5. I migranti rappresentano un obiettivo in Libia. Nonostante il collasso di molte strutture governative, i centri di detenzione dedicati ai migranti restano in funzione. Gran parte di questi centri sono attualmente sotto il controllo delle milizie che li usano come prigioni per migranti e profughi con questi ultimi in grado di ottenere la libertà solo a fronte del pagamento di un riscatto – nel caso riescano a sopravvivere alle condizioni a cui sono sottoposti durate la loro detenzione. All’interno ed all’esterno di questi centri, i migranti ed i profughi sono oggetto di tutte le forme possibili di violenze e di abusi. Più di recente, migranti e profughi hanno subito anche l’attacco dello Stato Islamico: le decapitazioni degli egiziani copti nel mese di febbraio e degli etiopi in maggio rappresentano solo gli esempi più evidenti. È poco probabile che chi fugge da minacce di questo calibro possa essere scoraggiato dal rischio di morire nel mediterraneo.
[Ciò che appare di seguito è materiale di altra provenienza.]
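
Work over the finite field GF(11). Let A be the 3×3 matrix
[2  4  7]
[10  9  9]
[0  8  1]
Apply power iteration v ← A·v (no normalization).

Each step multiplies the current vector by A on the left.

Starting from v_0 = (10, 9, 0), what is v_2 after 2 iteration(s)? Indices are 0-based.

v_0 = (10, 9, 0).
v_1 = A·v_0 = (1, 5, 6).
v_2 = A·v_1 = (9, 10, 2).

v_2 = (9, 10, 2)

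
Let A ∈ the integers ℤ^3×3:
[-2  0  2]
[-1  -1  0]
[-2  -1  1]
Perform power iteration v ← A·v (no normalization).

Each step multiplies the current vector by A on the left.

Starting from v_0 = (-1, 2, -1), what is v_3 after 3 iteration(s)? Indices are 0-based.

v_3 = (4, 1, 3)

v_0 = (-1, 2, -1).
v_1 = A·v_0 = (0, -1, -1).
v_2 = A·v_1 = (-2, 1, 0).
v_3 = A·v_2 = (4, 1, 3).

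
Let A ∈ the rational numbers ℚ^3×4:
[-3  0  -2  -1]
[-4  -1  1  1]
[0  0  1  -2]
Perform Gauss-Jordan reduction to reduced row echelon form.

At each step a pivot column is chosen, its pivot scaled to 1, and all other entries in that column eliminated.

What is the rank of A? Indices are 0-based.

rank = 3

step 1: normalize row 0 (÷-3) = (1, 0, 2/3, 1/3)
  row 1: subtract -4×row0 = (0, -1, 11/3, 7/3)
step 2: normalize row 1 (÷-1) = (0, 1, -11/3, -7/3)
step 3: normalize row 2 (÷1) = (0, 0, 1, -2)
  row 0: subtract 2/3×row2 = (1, 0, 0, 5/3)
  row 1: subtract -11/3×row2 = (0, 1, 0, -29/3)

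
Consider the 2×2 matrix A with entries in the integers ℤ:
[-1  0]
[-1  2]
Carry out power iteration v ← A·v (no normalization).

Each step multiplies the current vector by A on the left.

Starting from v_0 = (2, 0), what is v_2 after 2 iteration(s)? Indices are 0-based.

v_0 = (2, 0).
v_1 = A·v_0 = (-2, -2).
v_2 = A·v_1 = (2, -2).

v_2 = (2, -2)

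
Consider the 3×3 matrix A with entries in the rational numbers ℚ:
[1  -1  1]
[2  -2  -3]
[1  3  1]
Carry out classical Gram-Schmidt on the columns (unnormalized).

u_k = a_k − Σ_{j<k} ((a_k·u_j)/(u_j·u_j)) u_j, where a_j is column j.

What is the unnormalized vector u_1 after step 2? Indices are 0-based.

Step 1: u_0 = a_0 = (1, 2, 1).
Step 2: u_1 = a_1 − (-1/3)·u_0 = (-2/3, -4/3, 10/3).

u_1 = (-2/3, -4/3, 10/3)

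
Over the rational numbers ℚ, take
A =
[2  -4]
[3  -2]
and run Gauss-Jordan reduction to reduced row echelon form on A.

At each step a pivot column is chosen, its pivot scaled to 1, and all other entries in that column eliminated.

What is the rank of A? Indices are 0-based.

step 1: normalize row 0 (÷2) = (1, -2)
  row 1: subtract 3×row0 = (0, 4)
step 2: normalize row 1 (÷4) = (0, 1)
  row 0: subtract -2×row1 = (1, 0)

rank = 2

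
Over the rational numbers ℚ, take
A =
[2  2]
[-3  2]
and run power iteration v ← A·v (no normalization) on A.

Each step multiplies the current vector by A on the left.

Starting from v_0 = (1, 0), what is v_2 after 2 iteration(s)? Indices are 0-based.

v_0 = (1, 0).
v_1 = A·v_0 = (2, -3).
v_2 = A·v_1 = (-2, -12).

v_2 = (-2, -12)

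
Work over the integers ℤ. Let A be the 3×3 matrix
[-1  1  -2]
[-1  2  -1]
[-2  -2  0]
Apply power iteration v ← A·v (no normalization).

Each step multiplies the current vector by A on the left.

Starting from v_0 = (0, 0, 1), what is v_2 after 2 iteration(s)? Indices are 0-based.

v_0 = (0, 0, 1).
v_1 = A·v_0 = (-2, -1, 0).
v_2 = A·v_1 = (1, 0, 6).

v_2 = (1, 0, 6)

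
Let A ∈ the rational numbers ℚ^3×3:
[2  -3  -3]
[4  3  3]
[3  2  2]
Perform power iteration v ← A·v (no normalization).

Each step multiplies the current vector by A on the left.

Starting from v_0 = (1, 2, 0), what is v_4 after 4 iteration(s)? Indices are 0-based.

v_0 = (1, 2, 0).
v_1 = A·v_0 = (-4, 10, 7).
v_2 = A·v_1 = (-59, 35, 22).
v_3 = A·v_2 = (-289, -65, -63).
v_4 = A·v_3 = (-194, -1540, -1123).

v_4 = (-194, -1540, -1123)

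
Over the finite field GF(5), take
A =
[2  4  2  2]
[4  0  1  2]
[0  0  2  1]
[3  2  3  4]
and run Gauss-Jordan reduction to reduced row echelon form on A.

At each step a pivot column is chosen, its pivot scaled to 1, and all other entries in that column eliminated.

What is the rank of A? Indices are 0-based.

rank = 3

pivot(0,0)=2: scale R0 → (1, 2, 1, 1)
  clear (1,0): R1 −= (4)R0 → (0, 2, 2, 3)
  clear (3,0): R3 −= (3)R0 → (0, 1, 0, 1)
pivot(1,1)=2: scale R1 → (0, 1, 1, 4)
  clear (0,1): R0 −= (2)R1 → (1, 0, 4, 3)
  clear (3,1): R3 −= (1)R1 → (0, 0, 4, 2)
pivot(2,2)=2: scale R2 → (0, 0, 1, 3)
  clear (0,2): R0 −= (4)R2 → (1, 0, 0, 1)
  clear (1,2): R1 −= (1)R2 → (0, 1, 0, 1)
  clear (3,2): R3 −= (4)R2 → (0, 0, 0, 0)
col 3: no nonzero at/below row 3; advance.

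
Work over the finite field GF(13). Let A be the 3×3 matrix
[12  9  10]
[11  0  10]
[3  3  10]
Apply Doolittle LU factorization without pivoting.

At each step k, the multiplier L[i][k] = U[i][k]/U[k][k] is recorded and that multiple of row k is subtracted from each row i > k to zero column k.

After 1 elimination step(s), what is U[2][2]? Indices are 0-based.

U[2][2] = 1

[col 0] pivot 12
  R1 -= 2*R0 → (0, 8, 3)  (L[1][0] := 2)
  R2 -= 10*R0 → (0, 4, 1)  (L[2][0] := 10)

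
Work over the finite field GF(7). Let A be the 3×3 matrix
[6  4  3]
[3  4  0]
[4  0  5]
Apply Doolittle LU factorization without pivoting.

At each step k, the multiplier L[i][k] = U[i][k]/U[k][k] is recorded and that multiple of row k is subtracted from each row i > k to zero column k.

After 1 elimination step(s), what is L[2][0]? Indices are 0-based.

L[2][0] = 3

[col 0] pivot 6
  R1 -= 4*R0 → (0, 2, 2)  (L[1][0] := 4)
  R2 -= 3*R0 → (0, 2, 3)  (L[2][0] := 3)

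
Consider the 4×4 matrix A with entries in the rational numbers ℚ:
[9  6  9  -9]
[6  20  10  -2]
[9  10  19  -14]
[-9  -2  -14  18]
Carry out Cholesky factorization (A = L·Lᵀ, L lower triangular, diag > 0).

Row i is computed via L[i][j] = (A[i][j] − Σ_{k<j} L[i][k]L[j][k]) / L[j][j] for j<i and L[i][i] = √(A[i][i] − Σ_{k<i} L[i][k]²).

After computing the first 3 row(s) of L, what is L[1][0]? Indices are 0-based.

Step 1: L[0][0] = √(9) = 3.
  L[1][0] = (6) / L[0][0] = 2.
Step 2: L[1][1] = √(16) = 4.
  L[2][0] = (9) / L[0][0] = 3.
  L[2][1] = (4) / L[1][1] = 1.
Step 3: L[2][2] = √(9) = 3.

L[1][0] = 2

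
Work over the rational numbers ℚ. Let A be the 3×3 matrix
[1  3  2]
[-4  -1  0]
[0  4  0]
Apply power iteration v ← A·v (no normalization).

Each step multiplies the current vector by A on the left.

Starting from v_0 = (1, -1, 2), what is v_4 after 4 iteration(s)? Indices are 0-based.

v_4 = (101, 151, 260)

v_0 = (1, -1, 2).
v_1 = A·v_0 = (2, -3, -4).
v_2 = A·v_1 = (-15, -5, -12).
v_3 = A·v_2 = (-54, 65, -20).
v_4 = A·v_3 = (101, 151, 260).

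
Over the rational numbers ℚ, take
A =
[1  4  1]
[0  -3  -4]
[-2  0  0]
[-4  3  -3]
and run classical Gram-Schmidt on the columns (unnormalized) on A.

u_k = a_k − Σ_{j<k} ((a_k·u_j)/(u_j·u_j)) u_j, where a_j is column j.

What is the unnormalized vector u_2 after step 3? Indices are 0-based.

u_2 = (-426/325, -1847/650, 498/325, -711/650)

Step 1: u_0 = a_0 = (1, 0, -2, -4).
Step 2: u_1 = a_1 − (-8/21)·u_0 = (92/21, -3, -16/21, 31/21).
Step 3: u_2 = a_2 − (13/21)·u_0 − (251/650)·u_1 = (-426/325, -1847/650, 498/325, -711/650).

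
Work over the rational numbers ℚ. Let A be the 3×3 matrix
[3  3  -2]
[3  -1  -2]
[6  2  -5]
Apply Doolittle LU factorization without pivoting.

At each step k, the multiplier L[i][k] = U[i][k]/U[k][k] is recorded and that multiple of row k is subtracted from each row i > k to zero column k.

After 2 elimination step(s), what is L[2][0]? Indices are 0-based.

[col 0] pivot 3
  R1 -= 1*R0 → (0, -4, 0)  (L[1][0] := 1)
  R2 -= 2*R0 → (0, -4, -1)  (L[2][0] := 2)
[col 1] pivot -4
  R2 -= 1*R1 → (0, 0, -1)  (L[2][1] := 1)

L[2][0] = 2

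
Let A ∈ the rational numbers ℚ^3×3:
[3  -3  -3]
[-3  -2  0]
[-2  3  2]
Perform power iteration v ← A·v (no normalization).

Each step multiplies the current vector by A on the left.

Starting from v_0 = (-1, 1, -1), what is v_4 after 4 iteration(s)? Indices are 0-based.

v_0 = (-1, 1, -1).
v_1 = A·v_0 = (-3, 1, 3).
v_2 = A·v_1 = (-21, 7, 15).
v_3 = A·v_2 = (-129, 49, 93).
v_4 = A·v_3 = (-813, 289, 591).

v_4 = (-813, 289, 591)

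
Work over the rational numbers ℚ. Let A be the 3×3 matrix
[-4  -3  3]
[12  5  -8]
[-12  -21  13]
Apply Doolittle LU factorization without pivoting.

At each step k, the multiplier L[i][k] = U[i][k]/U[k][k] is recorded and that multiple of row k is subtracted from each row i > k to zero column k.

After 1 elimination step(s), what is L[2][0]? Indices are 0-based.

k=0: U[0][0]=-4
  eliminate (1,0): mult=-3, new row 1: (0, -4, 1); set L[1][0]=-3
  eliminate (2,0): mult=3, new row 2: (0, -12, 4); set L[2][0]=3

L[2][0] = 3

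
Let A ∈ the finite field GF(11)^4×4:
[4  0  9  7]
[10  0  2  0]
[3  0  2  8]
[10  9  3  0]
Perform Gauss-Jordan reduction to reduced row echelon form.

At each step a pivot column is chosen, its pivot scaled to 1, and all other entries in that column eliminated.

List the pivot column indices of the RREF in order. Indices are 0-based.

[1] R0 /= 4  ⇒  (1, 0, 5, 10)
     R1 -= 10·R0  ⇒  (0, 0, 7, 10)
     R2 -= 3·R0  ⇒  (0, 0, 9, 0)
     R3 -= 10·R0  ⇒  (0, 9, 8, 10)
[2] R1 <-> R3
[2] R1 /= 9  ⇒  (0, 1, 7, 6)
[3] R2 /= 9  ⇒  (0, 0, 1, 0)
     R0 -= 5·R2  ⇒  (1, 0, 0, 10)
     R1 -= 7·R2  ⇒  (0, 1, 0, 6)
     R3 -= 7·R2  ⇒  (0, 0, 0, 10)
[4] R3 /= 10  ⇒  (0, 0, 0, 1)
     R0 -= 10·R3  ⇒  (1, 0, 0, 0)
     R1 -= 6·R3  ⇒  (0, 1, 0, 0)

pivot columns: 0, 1, 2, 3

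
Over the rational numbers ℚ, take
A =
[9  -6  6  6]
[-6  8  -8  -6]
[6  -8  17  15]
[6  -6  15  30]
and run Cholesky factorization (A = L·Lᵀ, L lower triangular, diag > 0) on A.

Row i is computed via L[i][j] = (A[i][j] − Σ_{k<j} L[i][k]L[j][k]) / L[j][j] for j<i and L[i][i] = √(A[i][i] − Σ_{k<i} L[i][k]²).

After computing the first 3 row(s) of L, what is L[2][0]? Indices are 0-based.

Step 1: L[0][0] = √(9) = 3.
  L[1][0] = (-6) / L[0][0] = -2.
Step 2: L[1][1] = √(4) = 2.
  L[2][0] = (6) / L[0][0] = 2.
  L[2][1] = (-4) / L[1][1] = -2.
Step 3: L[2][2] = √(9) = 3.

L[2][0] = 2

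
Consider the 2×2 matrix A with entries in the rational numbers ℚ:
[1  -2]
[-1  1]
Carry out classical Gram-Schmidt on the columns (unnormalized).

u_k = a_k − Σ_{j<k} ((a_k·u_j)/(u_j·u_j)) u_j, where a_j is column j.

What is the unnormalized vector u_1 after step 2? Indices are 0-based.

Step 1: u_0 = a_0 = (1, -1).
Step 2: u_1 = a_1 − (-3/2)·u_0 = (-1/2, -1/2).

u_1 = (-1/2, -1/2)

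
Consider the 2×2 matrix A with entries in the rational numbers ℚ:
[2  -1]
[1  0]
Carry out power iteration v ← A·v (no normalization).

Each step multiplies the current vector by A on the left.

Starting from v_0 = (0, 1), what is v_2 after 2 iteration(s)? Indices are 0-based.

v_0 = (0, 1).
v_1 = A·v_0 = (-1, 0).
v_2 = A·v_1 = (-2, -1).

v_2 = (-2, -1)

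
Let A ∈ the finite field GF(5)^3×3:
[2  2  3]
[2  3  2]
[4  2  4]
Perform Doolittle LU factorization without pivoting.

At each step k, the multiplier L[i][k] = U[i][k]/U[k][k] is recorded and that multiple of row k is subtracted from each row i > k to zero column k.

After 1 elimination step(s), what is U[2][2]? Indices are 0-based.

k=0: U[0][0]=2
  eliminate (1,0): mult=1, new row 1: (0, 1, 4); set L[1][0]=1
  eliminate (2,0): mult=2, new row 2: (0, 3, 3); set L[2][0]=2

U[2][2] = 3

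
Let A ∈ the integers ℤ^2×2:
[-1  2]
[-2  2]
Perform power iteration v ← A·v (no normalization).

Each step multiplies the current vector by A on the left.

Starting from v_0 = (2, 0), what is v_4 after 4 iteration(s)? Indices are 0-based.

v_4 = (10, 12)

v_0 = (2, 0).
v_1 = A·v_0 = (-2, -4).
v_2 = A·v_1 = (-6, -4).
v_3 = A·v_2 = (-2, 4).
v_4 = A·v_3 = (10, 12).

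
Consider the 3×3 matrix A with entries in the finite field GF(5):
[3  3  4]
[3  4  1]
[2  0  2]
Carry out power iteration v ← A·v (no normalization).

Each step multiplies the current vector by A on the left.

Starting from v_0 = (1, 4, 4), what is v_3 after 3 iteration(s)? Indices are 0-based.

v_0 = (1, 4, 4).
v_1 = A·v_0 = (1, 3, 0).
v_2 = A·v_1 = (2, 0, 2).
v_3 = A·v_2 = (4, 3, 3).

v_3 = (4, 3, 3)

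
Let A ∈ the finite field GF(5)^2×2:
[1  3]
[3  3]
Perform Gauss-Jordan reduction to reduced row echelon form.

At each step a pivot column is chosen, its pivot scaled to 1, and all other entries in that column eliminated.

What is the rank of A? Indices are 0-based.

rank = 2

step 1: normalize row 0 (÷1) = (1, 3)
  row 1: subtract 3×row0 = (0, 4)
step 2: normalize row 1 (÷4) = (0, 1)
  row 0: subtract 3×row1 = (1, 0)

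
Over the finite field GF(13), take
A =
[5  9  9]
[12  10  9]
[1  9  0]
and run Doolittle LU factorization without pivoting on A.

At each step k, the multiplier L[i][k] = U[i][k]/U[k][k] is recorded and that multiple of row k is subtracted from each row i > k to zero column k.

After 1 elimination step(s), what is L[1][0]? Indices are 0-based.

L[1][0] = 5

[col 0] pivot 5
  R1 -= 5*R0 → (0, 4, 3)  (L[1][0] := 5)
  R2 -= 8*R0 → (0, 2, 6)  (L[2][0] := 8)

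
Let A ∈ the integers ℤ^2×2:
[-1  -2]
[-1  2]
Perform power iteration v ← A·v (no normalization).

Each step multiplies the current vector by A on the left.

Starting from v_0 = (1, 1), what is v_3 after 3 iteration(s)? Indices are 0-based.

v_3 = (-11, 9)

v_0 = (1, 1).
v_1 = A·v_0 = (-3, 1).
v_2 = A·v_1 = (1, 5).
v_3 = A·v_2 = (-11, 9).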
Alcuni leader europei continuano a vedere, nella presenza delle missioni di salvataggio nel Mediterraneo, un forte elemento di traino dei flussi migratori negando il potente elemento di spinta delle migrazioni dalla Libia rappresentato dai fattori descritti sin qui, assieme alla presenza di un anello di guerre civili nell’area mediterranea (basti vedere l’elevato numero di profughi siriani tra i migranti che arrivano in Italia) oltre alle dimensioni catastrofiche della povertà che affligge larghe parti dell’Africa. L’attenzione esclusiva su tale presunto elemento di traino, rappresentato dalle missioni di soccorso, contiene un non detto immorale: l’idea che un incremento nel numero dei migranti morti nel Mediterraneo possa funzionare da efficace deterrente scoraggiando le nuove partenze. Nonostante tutto questo però, il numero di coloro che continuano ad arrivare sulle coste di Lampedusa seguita a crescere e, in assenza di una seria missione di ricerca e salvataggio, le morti nel mediterraneo nei primi 5 mesi del 2015 sono state nove volte quelle registrate negli stessi mesi del 2014.